LaFayette brainstorms visions for city’s future
by Christi McEntyre
Jun 12, 2012 | 1255 views | 0 0 comments | 8 8 recommendations | email to a friend | print
A two-day visioning session facilitated by the Carl Vinson Institute of Government helped the city council members and department heads of LaFayette brainstorm a plan for the city’s improvement over the next few years.

The city leaders discussed ongoing issues with LaFayette’s infrastructure, finances, business recruitment and community involvement, among other areas.

One of the main agreements that the council and city manager reached during the visioning session was the need for the city to create a five-year capital investment plan encompassing each department and the city as a whole. The council plans to mandate to each city department that a long-range plan, outlining tangible goals and plans for future department successors, be turned in to the city manager by October.

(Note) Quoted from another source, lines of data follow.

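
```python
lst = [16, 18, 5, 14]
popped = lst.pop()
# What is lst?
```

[16, 18, 5]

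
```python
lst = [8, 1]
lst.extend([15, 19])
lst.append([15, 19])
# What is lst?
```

After line 1: lst = [8, 1]
After line 2 (extend unpacks [15, 19]): lst = [8, 1, 15, 19]
After line 3 (append adds [15, 19] as single element): lst = [8, 1, 15, 19, [15, 19]]

[8, 1, 15, 19, [15, 19]]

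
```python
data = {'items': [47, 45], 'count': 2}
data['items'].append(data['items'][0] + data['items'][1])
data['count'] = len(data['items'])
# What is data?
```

After line 1: data = {'items': [47, 45], 'count': 2}
After line 2 (append 47 + 45 = 92): data = {'items': [47, 45, 92], 'count': 2}
After line 3 (count = len(items) = 3): data = {'items': [47, 45, 92], 'count': 3}

{'items': [47, 45, 92], 'count': 3}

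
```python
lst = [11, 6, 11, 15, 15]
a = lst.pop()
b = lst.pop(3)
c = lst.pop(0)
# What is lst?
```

After line 1: lst = [11, 6, 11, 15, 15]
After line 2 (pop() -> a = 15): lst = [11, 6, 11, 15]
After line 3 (pop(3) -> b = 15): lst = [11, 6, 11]
After line 4 (pop(0) -> c = 11): lst = [6, 11]

[6, 11]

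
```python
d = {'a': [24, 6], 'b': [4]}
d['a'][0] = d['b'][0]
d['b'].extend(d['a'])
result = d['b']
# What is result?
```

After line 1: d = {'a': [24, 6], 'b': [4]}
After line 2 (a[0] = b[0] = 4): d = {'a': [4, 6], 'b': [4]}
After line 3 (b.extend(a) appends [4, 6]): d = {'a': [4, 6], 'b': [4, 4, 6]}
After line 4: result = d['b'] = [4, 4, 6]

[4, 4, 6]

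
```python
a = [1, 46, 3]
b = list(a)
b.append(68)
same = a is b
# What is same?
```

After line 1: a = [1, 46, 3]
After line 2 (b = list(a) is a shallow copy, new object): a = [1, 46, 3], b = [1, 46, 3]
After line 3 (append only mutates b): a = [1, 46, 3], b = [1, 46, 3, 68]
After line 4 (same = a is b; different objects -> False): same = False

False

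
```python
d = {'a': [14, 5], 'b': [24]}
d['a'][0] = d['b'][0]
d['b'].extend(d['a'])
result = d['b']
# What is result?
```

After line 1: d = {'a': [14, 5], 'b': [24]}
After line 2 (a[0] = b[0] = 24): d = {'a': [24, 5], 'b': [24]}
After line 3 (b.extend(a) appends [24, 5]): d = {'a': [24, 5], 'b': [24, 24, 5]}
After line 4: result = d['b'] = [24, 24, 5]

[24, 24, 5]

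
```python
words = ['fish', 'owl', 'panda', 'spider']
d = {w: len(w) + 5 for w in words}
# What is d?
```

{'fish': 9, 'owl': 8, 'panda': 10, 'spider': 11}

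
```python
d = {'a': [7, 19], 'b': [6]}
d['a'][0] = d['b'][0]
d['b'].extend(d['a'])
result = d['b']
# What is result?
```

After line 1: d = {'a': [7, 19], 'b': [6]}
After line 2 (a[0] = b[0] = 6): d = {'a': [6, 19], 'b': [6]}
After line 3 (b.extend(a) appends [6, 19]): d = {'a': [6, 19], 'b': [6, 6, 19]}
After line 4: result = d['b'] = [6, 6, 19]

[6, 6, 19]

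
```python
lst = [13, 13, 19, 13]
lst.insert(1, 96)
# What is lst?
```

[13, 96, 13, 19, 13]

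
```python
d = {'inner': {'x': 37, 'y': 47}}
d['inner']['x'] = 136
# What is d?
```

After line 1: d = {'inner': {'x': 37, 'y': 47}}
After line 2 (inner x overwritten): d = {'inner': {'x': 136, 'y': 47}}

{'inner': {'x': 136, 'y': 47}}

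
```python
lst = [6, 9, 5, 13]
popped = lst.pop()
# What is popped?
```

13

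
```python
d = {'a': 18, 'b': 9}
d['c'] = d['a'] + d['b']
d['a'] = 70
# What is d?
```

After line 1: d = {'a': 18, 'b': 9}
After line 2 (d['c'] = 18 + 9): d = {'a': 18, 'b': 9, 'c': 27}
After line 3: d = {'a': 70, 'b': 9, 'c': 27}

{'a': 70, 'b': 9, 'c': 27}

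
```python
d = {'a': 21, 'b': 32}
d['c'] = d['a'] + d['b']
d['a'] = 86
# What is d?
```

After line 1: d = {'a': 21, 'b': 32}
After line 2 (d['c'] = 21 + 32): d = {'a': 21, 'b': 32, 'c': 53}
After line 3: d = {'a': 86, 'b': 32, 'c': 53}

{'a': 86, 'b': 32, 'c': 53}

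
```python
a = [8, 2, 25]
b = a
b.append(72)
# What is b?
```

After line 1: a = [8, 2, 25]
After line 2 (b = a is an alias, same object): a = [8, 2, 25], b = [8, 2, 25]
After line 3 (b.append mutates the shared list): a = [8, 2, 25, 72], b = [8, 2, 25, 72]

[8, 2, 25, 72]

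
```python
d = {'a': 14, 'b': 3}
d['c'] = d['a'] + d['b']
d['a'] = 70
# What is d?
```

After line 1: d = {'a': 14, 'b': 3}
After line 2 (d['c'] = 14 + 3): d = {'a': 14, 'b': 3, 'c': 17}
After line 3: d = {'a': 70, 'b': 3, 'c': 17}

{'a': 70, 'b': 3, 'c': 17}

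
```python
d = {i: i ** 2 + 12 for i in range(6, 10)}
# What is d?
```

{6: 48, 7: 61, 8: 76, 9: 93}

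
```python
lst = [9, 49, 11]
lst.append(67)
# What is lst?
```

[9, 49, 11, 67]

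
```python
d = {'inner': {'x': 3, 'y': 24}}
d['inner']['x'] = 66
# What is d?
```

After line 1: d = {'inner': {'x': 3, 'y': 24}}
After line 2 (inner x overwritten): d = {'inner': {'x': 66, 'y': 24}}

{'inner': {'x': 66, 'y': 24}}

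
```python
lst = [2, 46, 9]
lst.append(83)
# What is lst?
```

[2, 46, 9, 83]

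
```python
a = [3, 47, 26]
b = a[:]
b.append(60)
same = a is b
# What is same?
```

After line 1: a = [3, 47, 26]
After line 2 (b = a[:] is a shallow copy, new object): a = [3, 47, 26], b = [3, 47, 26]
After line 3 (append only mutates b): a = [3, 47, 26], b = [3, 47, 26, 60]
After line 4 (same = a is b; different objects -> False): same = False

False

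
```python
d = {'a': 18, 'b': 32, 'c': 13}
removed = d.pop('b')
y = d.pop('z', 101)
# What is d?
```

After line 1: d = {'a': 18, 'b': 32, 'c': 13}
After line 2 (pop 'b' returns 32): d = {'a': 18, 'c': 13}, removed = 32
After line 3 (pop 'z' missing, returns default 101): d = {'a': 18, 'c': 13}, y = 101

{'a': 18, 'c': 13}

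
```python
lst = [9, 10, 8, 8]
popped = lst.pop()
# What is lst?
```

[9, 10, 8]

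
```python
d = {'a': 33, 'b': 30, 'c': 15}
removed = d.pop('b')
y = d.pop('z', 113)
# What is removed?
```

After line 1: d = {'a': 33, 'b': 30, 'c': 15}
After line 2 (pop 'b' returns 30): d = {'a': 33, 'c': 15}, removed = 30
After line 3 (pop 'z' missing, returns default 113): d = {'a': 33, 'c': 15}, y = 113

30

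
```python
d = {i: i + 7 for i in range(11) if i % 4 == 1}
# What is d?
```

{1: 8, 5: 12, 9: 16}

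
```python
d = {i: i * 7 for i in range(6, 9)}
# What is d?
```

{6: 42, 7: 49, 8: 56}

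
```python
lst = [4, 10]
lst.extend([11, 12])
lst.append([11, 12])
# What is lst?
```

After line 1: lst = [4, 10]
After line 2 (extend unpacks [11, 12]): lst = [4, 10, 11, 12]
After line 3 (append adds [11, 12] as single element): lst = [4, 10, 11, 12, [11, 12]]

[4, 10, 11, 12, [11, 12]]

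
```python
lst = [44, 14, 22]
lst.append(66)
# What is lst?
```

[44, 14, 22, 66]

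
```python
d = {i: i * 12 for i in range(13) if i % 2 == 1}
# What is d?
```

{1: 12, 3: 36, 5: 60, 7: 84, 9: 108, 11: 132}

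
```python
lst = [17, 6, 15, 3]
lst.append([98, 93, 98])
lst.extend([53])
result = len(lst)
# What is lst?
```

After line 1: lst = [17, 6, 15, 3]
After line 2 (append adds [98, 93, 98] as single element): lst = [17, 6, 15, 3, [98, 93, 98]]
After line 3 (extend unpacks [53], adds 53): lst = [17, 6, 15, 3, [98, 93, 98], 53]
After line 4: result = len(lst) = 6

[17, 6, 15, 3, [98, 93, 98], 53]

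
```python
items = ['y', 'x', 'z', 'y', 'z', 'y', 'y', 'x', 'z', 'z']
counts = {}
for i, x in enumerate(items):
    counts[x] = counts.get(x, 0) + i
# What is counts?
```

Initial: counts = {}, items = ['y', 'x', 'z', 'y', 'z', 'y', 'y', 'x', 'z', 'z']
i=0, x='y': counts = {'y': 0}
i=1, x='x': counts = {'y': 0, 'x': 1}
i=2, x='z': counts = {'y': 0, 'x': 1, 'z': 2}
i=3, x='y': counts = {'y': 3, 'x': 1, 'z': 2}
i=4, x='z': counts = {'y': 3, 'x': 1, 'z': 6}
i=5, x='y': counts = {'y': 8, 'x': 1, 'z': 6}
i=6, x='y': counts = {'y': 14, 'x': 1, 'z': 6}
i=7, x='x': counts = {'y': 14, 'x': 8, 'z': 6}
i=8, x='z': counts = {'y': 14, 'x': 8, 'z': 14}
i=9, x='z': counts = {'y': 14, 'x': 8, 'z': 23}

{'y': 14, 'x': 8, 'z': 23}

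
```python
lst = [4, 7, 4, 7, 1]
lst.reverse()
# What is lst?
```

[1, 7, 4, 7, 4]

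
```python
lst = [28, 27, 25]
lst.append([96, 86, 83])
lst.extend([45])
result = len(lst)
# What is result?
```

After line 1: lst = [28, 27, 25]
After line 2 (append adds [96, 86, 83] as single element): lst = [28, 27, 25, [96, 86, 83]]
After line 3 (extend unpacks [45], adds 45): lst = [28, 27, 25, [96, 86, 83], 45]
After line 4: result = len(lst) = 5

5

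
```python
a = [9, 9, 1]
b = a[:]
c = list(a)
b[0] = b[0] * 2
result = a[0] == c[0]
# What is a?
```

After line 1: a = [9, 9, 1]
After line 2 (b = a[:], copy): a = [9, 9, 1], b = [9, 9, 1]
After line 3 (c = list(a) is a copy, new object): c = [9, 9, 1]
After line 4 (b[0] = 9 * 2 = 18; only b mutates (copy)): a = [9, 9, 1], b = [18, 9, 1], c = [9, 9, 1]
After line 5 (a[0] = 9, c[0] = 9; result = True)

[9, 9, 1]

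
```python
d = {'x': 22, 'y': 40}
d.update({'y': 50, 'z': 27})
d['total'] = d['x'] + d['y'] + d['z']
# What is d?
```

After line 1: d = {'x': 22, 'y': 40}
After line 2 (y overwritten, z added): d = {'x': 22, 'y': 50, 'z': 27}
After line 3 (total = 22 + 50 + 27 = 99): d = {'x': 22, 'y': 50, 'z': 27, 'total': 99}

{'x': 22, 'y': 50, 'z': 27, 'total': 99}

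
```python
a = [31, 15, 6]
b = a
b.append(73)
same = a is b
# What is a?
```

After line 1: a = [31, 15, 6]
After line 2 (b = a is an alias, same object): a = [31, 15, 6], b = [31, 15, 6]
After line 3 (b.append mutates the shared list): a = [31, 15, 6, 73], b = [31, 15, 6, 73]
After line 4 (same = a is b; same object -> True): same = True

[31, 15, 6, 73]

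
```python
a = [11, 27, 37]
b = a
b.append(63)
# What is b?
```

After line 1: a = [11, 27, 37]
After line 2 (b = a is an alias, same object): a = [11, 27, 37], b = [11, 27, 37]
After line 3 (b.append mutates the shared list): a = [11, 27, 37, 63], b = [11, 27, 37, 63]

[11, 27, 37, 63]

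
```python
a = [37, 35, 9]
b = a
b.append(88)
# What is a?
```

After line 1: a = [37, 35, 9]
After line 2 (b = a is an alias, same object): a = [37, 35, 9], b = [37, 35, 9]
After line 3 (b.append mutates the shared list): a = [37, 35, 9, 88], b = [37, 35, 9, 88]

[37, 35, 9, 88]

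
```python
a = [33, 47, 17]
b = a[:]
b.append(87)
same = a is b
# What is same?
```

After line 1: a = [33, 47, 17]
After line 2 (b = a[:] is a shallow copy, new object): a = [33, 47, 17], b = [33, 47, 17]
After line 3 (append only mutates b): a = [33, 47, 17], b = [33, 47, 17, 87]
After line 4 (same = a is b; different objects -> False): same = False

False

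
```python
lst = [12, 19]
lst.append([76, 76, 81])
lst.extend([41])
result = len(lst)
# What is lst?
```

After line 1: lst = [12, 19]
After line 2 (append adds [76, 76, 81] as single element): lst = [12, 19, [76, 76, 81]]
After line 3 (extend unpacks [41], adds 41): lst = [12, 19, [76, 76, 81], 41]
After line 4: result = len(lst) = 4

[12, 19, [76, 76, 81], 41]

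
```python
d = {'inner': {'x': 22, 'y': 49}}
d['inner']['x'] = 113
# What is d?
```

After line 1: d = {'inner': {'x': 22, 'y': 49}}
After line 2 (inner x overwritten): d = {'inner': {'x': 113, 'y': 49}}

{'inner': {'x': 113, 'y': 49}}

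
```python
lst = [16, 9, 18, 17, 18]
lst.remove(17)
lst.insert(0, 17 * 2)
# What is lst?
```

After line 1: lst = [16, 9, 18, 17, 18]
After line 2 (remove first 17): lst = [16, 9, 18, 18]
After line 3 (insert 34 at index 0): lst = [34, 16, 9, 18, 18]

[34, 16, 9, 18, 18]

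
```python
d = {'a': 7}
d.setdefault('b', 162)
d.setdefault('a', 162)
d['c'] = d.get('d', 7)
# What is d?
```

After line 1: d = {'a': 7}
After line 2 (setdefault adds 'b'=162): d = {'a': 7, 'b': 162}
After line 3 (setdefault 'a' no-op, already exists): d = {'a': 7, 'b': 162}
After line 4 (get('d', 7) returns default since 'd' not in d): d = {'a': 7, 'b': 162, 'c': 7}

{'a': 7, 'b': 162, 'c': 7}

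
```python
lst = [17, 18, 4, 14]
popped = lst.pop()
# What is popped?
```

14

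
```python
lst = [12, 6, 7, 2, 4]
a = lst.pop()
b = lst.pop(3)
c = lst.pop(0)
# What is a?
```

After line 1: lst = [12, 6, 7, 2, 4]
After line 2 (pop() -> a = 4): lst = [12, 6, 7, 2]
After line 3 (pop(3) -> b = 2): lst = [12, 6, 7]
After line 4 (pop(0) -> c = 12): lst = [6, 7]

4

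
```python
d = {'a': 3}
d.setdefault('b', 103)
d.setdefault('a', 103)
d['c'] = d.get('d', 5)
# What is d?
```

After line 1: d = {'a': 3}
After line 2 (setdefault adds 'b'=103): d = {'a': 3, 'b': 103}
After line 3 (setdefault 'a' no-op, already exists): d = {'a': 3, 'b': 103}
After line 4 (get('d', 5) returns default since 'd' not in d): d = {'a': 3, 'b': 103, 'c': 5}

{'a': 3, 'b': 103, 'c': 5}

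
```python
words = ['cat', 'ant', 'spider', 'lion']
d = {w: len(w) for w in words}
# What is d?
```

{'cat': 3, 'ant': 3, 'spider': 6, 'lion': 4}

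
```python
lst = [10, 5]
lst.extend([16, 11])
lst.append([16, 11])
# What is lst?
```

After line 1: lst = [10, 5]
After line 2 (extend unpacks [16, 11]): lst = [10, 5, 16, 11]
After line 3 (append adds [16, 11] as single element): lst = [10, 5, 16, 11, [16, 11]]

[10, 5, 16, 11, [16, 11]]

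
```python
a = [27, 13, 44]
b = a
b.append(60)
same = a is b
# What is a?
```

After line 1: a = [27, 13, 44]
After line 2 (b = a is an alias, same object): a = [27, 13, 44], b = [27, 13, 44]
After line 3 (b.append mutates the shared list): a = [27, 13, 44, 60], b = [27, 13, 44, 60]
After line 4 (same = a is b; same object -> True): same = True

[27, 13, 44, 60]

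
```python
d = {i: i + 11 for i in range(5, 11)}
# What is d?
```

{5: 16, 6: 17, 7: 18, 8: 19, 9: 20, 10: 21}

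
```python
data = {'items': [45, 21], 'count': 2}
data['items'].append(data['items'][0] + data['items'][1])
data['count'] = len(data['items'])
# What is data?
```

After line 1: data = {'items': [45, 21], 'count': 2}
After line 2 (append 45 + 21 = 66): data = {'items': [45, 21, 66], 'count': 2}
After line 3 (count = len(items) = 3): data = {'items': [45, 21, 66], 'count': 3}

{'items': [45, 21, 66], 'count': 3}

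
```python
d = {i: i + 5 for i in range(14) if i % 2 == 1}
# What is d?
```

{1: 6, 3: 8, 5: 10, 7: 12, 9: 14, 11: 16, 13: 18}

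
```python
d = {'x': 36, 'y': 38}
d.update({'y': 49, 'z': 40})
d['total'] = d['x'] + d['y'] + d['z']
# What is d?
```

After line 1: d = {'x': 36, 'y': 38}
After line 2 (y overwritten, z added): d = {'x': 36, 'y': 49, 'z': 40}
After line 3 (total = 36 + 49 + 40 = 125): d = {'x': 36, 'y': 49, 'z': 40, 'total': 125}

{'x': 36, 'y': 49, 'z': 40, 'total': 125}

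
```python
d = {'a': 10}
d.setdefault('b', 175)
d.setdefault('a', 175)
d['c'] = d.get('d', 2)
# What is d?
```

After line 1: d = {'a': 10}
After line 2 (setdefault adds 'b'=175): d = {'a': 10, 'b': 175}
After line 3 (setdefault 'a' no-op, already exists): d = {'a': 10, 'b': 175}
After line 4 (get('d', 2) returns default since 'd' not in d): d = {'a': 10, 'b': 175, 'c': 2}

{'a': 10, 'b': 175, 'c': 2}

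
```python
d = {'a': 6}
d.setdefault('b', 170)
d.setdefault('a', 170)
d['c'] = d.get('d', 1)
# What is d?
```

After line 1: d = {'a': 6}
After line 2 (setdefault adds 'b'=170): d = {'a': 6, 'b': 170}
After line 3 (setdefault 'a' no-op, already exists): d = {'a': 6, 'b': 170}
After line 4 (get('d', 1) returns default since 'd' not in d): d = {'a': 6, 'b': 170, 'c': 1}

{'a': 6, 'b': 170, 'c': 1}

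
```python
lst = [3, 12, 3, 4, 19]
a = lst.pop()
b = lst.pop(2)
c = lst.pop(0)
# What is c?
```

After line 1: lst = [3, 12, 3, 4, 19]
After line 2 (pop() -> a = 19): lst = [3, 12, 3, 4]
After line 3 (pop(2) -> b = 3): lst = [3, 12, 4]
After line 4 (pop(0) -> c = 3): lst = [12, 4]

3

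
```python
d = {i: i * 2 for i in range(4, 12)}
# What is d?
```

{4: 8, 5: 10, 6: 12, 7: 14, 8: 16, 9: 18, 10: 20, 11: 22}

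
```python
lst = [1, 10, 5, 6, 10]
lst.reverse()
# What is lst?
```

[10, 6, 5, 10, 1]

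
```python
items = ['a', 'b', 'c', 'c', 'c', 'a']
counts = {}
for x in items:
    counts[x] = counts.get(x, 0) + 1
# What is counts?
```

Initial: counts = {}, items = ['a', 'b', 'c', 'c', 'c', 'a']
See 'a': counts = {'a': 1}
See 'b': counts = {'a': 1, 'b': 1}
See 'c': counts = {'a': 1, 'b': 1, 'c': 1}
See 'c': counts = {'a': 1, 'b': 1, 'c': 2}
See 'c': counts = {'a': 1, 'b': 1, 'c': 3}
See 'a': counts = {'a': 2, 'b': 1, 'c': 3}

{'a': 2, 'b': 1, 'c': 3}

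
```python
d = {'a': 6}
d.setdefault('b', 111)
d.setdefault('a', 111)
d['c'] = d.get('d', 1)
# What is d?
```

After line 1: d = {'a': 6}
After line 2 (setdefault adds 'b'=111): d = {'a': 6, 'b': 111}
After line 3 (setdefault 'a' no-op, already exists): d = {'a': 6, 'b': 111}
After line 4 (get('d', 1) returns default since 'd' not in d): d = {'a': 6, 'b': 111, 'c': 1}

{'a': 6, 'b': 111, 'c': 1}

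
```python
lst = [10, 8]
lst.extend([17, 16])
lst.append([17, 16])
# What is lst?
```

After line 1: lst = [10, 8]
After line 2 (extend unpacks [17, 16]): lst = [10, 8, 17, 16]
After line 3 (append adds [17, 16] as single element): lst = [10, 8, 17, 16, [17, 16]]

[10, 8, 17, 16, [17, 16]]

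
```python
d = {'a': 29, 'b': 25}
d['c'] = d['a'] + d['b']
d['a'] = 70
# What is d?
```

After line 1: d = {'a': 29, 'b': 25}
After line 2 (d['c'] = 29 + 25): d = {'a': 29, 'b': 25, 'c': 54}
After line 3: d = {'a': 70, 'b': 25, 'c': 54}

{'a': 70, 'b': 25, 'c': 54}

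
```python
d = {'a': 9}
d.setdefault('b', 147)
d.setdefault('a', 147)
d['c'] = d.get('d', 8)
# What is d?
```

After line 1: d = {'a': 9}
After line 2 (setdefault adds 'b'=147): d = {'a': 9, 'b': 147}
After line 3 (setdefault 'a' no-op, already exists): d = {'a': 9, 'b': 147}
After line 4 (get('d', 8) returns default since 'd' not in d): d = {'a': 9, 'b': 147, 'c': 8}

{'a': 9, 'b': 147, 'c': 8}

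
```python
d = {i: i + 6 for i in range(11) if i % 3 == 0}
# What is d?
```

{0: 6, 3: 9, 6: 12, 9: 15}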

Furthermore, the city has hopes to include in its own overall five-year outline a plan to build a new city hall. As local option sales tax negotiations are fast approaching, city officials believe this is the perfect time to begin planning to earmark funds for a new building using the next round of SPLOST. Theoretical plans call for a new building constructed behind the existing LaFayette city hall, with the space currently housing the older building being transformed into a more “park-like” public use area.

Also, the city decided that an update to its outdated codes system is desperately needed. In order to attract more businesses to the area, city officials hope to make the codes more friendly toward new and growing businesses, as well as more visible to those searching the city’s website. Though the city has yet to decide whether it will hire an outside specialist to have a crack at the convoluted old codes, the move is expected, as city manager Frank Etheridge pointed out that the only other body legally able to do so – the city planning commission – is not as highly qualified in the technical aspects the task would require.

Finally, LaFayette leaders discussed the need to have a changing mindset toward customer service, especially in departments catering to future business opportunities, such as the airport and golf course. The LaFayette golf course has long been a necessary drain on the local coffers, the council members agreed, as it rarely makes money but is necessary in order to attract new businesses from outside.

Included in the discussions were tentative plans to market the airport, golf course and restaurant as a single unit, and make the customer experience flow more smoothly between the three.

In order to increase revenue in that department, the city leaders decided, a paradigm shift in the way the golf course and airport are operated is sorely needed.

This and many other issue-resolving ideas that the visioning session brought up will take time for the city to implement. The council is expected to discuss the matters further over the coming weeks as it prepares for LOST negotiations later in June.